Nuestro Dolor

parte 1 — El silencio que dejó su nombre

Capítulo 1...

El edificio siempre había crujido, pero aquella mañana sus gemidos parecían diferentes, como si también él hubiese amanecido cansado de sostener tanto peso. Las paredes, húmedas y desgastadas, mantenían el olor rancio de los inviernos pasados. Yo caminaba por el pasillo con el corazón latiéndome en la garganta, sintiendo que cada paso despertaba ecos que no quería escuchar.

Había aprendido desde niña que el silencio puede ser más violento que los gritos. El silencio fue lo que quedó cuando mi madre se marchó; un portazo débil, casi tímido, y luego nada. A veces creo que ese sonido fue la primera grieta en mi interior. A partir de entonces, cada persona que entró en mi vida lo hizo con la fecha de caducidad escrita en los ojos.

Esa mañana, al cruzar hacia la escalera del edificio, la ventana del descanso mostraba la ciudad con su gris habitual, como una promesa de que nada cambiaría. Me aferré a esa idea. Lo constante, aunque triste, siempre duele menos que lo impredecible.

Me detuve frente al vidrio. Sabía que si me observaba demasiado tiempo, la imagen terminaría fragmentándose y revelando lo que intento ocultar incluso de mí misma: el temblor en mis manos, el cansancio que no proviene del cuerpo, la sombra insistente de aquello que nadie ve pero que siempre está conmigo.
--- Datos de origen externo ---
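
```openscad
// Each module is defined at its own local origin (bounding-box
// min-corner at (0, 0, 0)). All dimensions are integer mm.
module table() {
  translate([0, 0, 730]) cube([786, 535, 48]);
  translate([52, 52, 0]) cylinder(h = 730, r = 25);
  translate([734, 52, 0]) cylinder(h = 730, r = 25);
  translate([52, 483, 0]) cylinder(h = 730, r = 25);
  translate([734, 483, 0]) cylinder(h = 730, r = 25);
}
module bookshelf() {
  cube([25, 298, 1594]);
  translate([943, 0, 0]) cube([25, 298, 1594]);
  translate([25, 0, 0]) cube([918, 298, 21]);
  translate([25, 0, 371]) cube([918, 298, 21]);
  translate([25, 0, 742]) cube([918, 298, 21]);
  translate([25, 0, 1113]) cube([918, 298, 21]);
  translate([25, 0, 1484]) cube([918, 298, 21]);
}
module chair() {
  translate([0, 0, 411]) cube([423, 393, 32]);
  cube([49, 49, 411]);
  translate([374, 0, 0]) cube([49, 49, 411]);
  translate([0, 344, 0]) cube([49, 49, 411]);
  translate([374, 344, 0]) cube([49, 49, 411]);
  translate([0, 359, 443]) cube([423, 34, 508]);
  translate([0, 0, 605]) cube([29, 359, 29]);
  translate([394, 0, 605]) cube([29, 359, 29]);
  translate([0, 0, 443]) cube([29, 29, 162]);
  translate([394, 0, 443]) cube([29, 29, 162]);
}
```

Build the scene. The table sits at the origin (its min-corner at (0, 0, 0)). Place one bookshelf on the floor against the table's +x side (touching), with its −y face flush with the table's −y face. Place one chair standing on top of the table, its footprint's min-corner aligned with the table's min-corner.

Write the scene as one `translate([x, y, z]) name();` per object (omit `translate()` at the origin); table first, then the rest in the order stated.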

Respiré hondo. Fue entonces cuando escuché los pasos.

Supe que eran los suyos antes de que apareciera. Yo conocía ese ritmo, esa cadencia contenida, como quien aprende a caminar sin dejar huellas. No necesitaba verlo para reconocerlo; lo había esperado demasiado tiempo, odiado demasiado tiempo, amado incluso cuando no debía.

—Sabía que estarías aquí —dijo su voz, una mezcla extraña de arrogancia y cansancio.
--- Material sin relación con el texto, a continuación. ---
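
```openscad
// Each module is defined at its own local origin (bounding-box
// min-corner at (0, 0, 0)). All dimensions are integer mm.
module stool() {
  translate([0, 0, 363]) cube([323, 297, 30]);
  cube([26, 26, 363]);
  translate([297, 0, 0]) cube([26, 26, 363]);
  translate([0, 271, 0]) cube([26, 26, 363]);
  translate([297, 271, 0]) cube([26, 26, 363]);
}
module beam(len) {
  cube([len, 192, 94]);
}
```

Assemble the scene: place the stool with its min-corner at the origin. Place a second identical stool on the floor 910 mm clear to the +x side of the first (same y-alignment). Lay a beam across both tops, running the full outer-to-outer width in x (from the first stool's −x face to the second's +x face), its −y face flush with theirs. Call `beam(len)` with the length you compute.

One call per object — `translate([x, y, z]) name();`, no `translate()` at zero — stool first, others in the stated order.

stool();
translate([1233, 0, 0]) stool();
translate([0, 0, 393]) beam(1556);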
No me giré. La ventana servía como un refugio, aunque frágil.

—No debería estarlo —respondí, intentando que mi voz no temblara—. Y tú menos.

Él rió, una risa seca, carente de cualquier rastro de alegría. Era una risa que había aprendido en algún lugar donde la confianza se convertía en arma.

—Las cosas no salen como deberían —contestó, acercándose—. Tú deberías saberlo mejor que nadie.

Sí. Yo lo sabía. Él había sido la prueba más reciente de ello. La última persona en quien confié, la última que me dejó caer sin avisar.

Cuando al fin me giré para enfrentarlo, sus ojos —siempre tan difíciles de leer— parecían ahora dos pozos oscuros donde no cabía el arrepentimiento. Supe, con la claridad dolorosa de un presentimiento, que venía a reclamar algo que nunca fue suyo: mi culpa.

No dijo más, pero no hacía falta. Entre nosotros se erguía el recuerdo de esa noche: la traición, la puerta cerrada, la habitación donde quedé sola entre sombras demasiado familiares. El abandono tiene un olor, uno ácido, metálico, que se aferra a la piel durante años.

Él dio un paso hacia mí.

—Necesito que hablemos —dijo.

Yo di un paso atrás.

—Yo no. Lo que tenía que romper ya está roto.

El silencio volvió a ocupar el espacio entre nosotros, pesado e incómodo. Pude ver su mandíbula tensarse. Entendí entonces que él también cargaba con sus propios espectros, aunque fueran distintos a los míos. La diferencia era que yo ya no quería compartir los míos con él.

—No vine a hacerte daño —murmuró.

—Entonces lárgate.

Él dudó. Lo vi. Y por un instante, una parte de mí —la misma que siempre buscó rescatar a quienes no podían rescatarme a mí— quiso extender la mano. Pero esa parte estaba cansada, casi muerta.

Finalmente, él bajó la mirada, como quien acepta una condena. Dio media vuelta y se marchó por el mismo pasillo por el que había llegado, dejando tras de sí un silencio más espeso que antes.

Me quedé frente a la ventana, respirando lentamente.

Cada día es un nuevo desafío, decía una frase que alguien había pintado sobre la pared, ahora casi borrada. Cada día puede ser distinto.

Pero en ese momento supe que algunos días nacen ya condenados. Y que hay heridas que no buscan cerrarse, porque en el fondo saben que lo único que las mantiene vivas es el dolor que las originó.

Y yo aún no estaba lista para dejar ir ese dolor.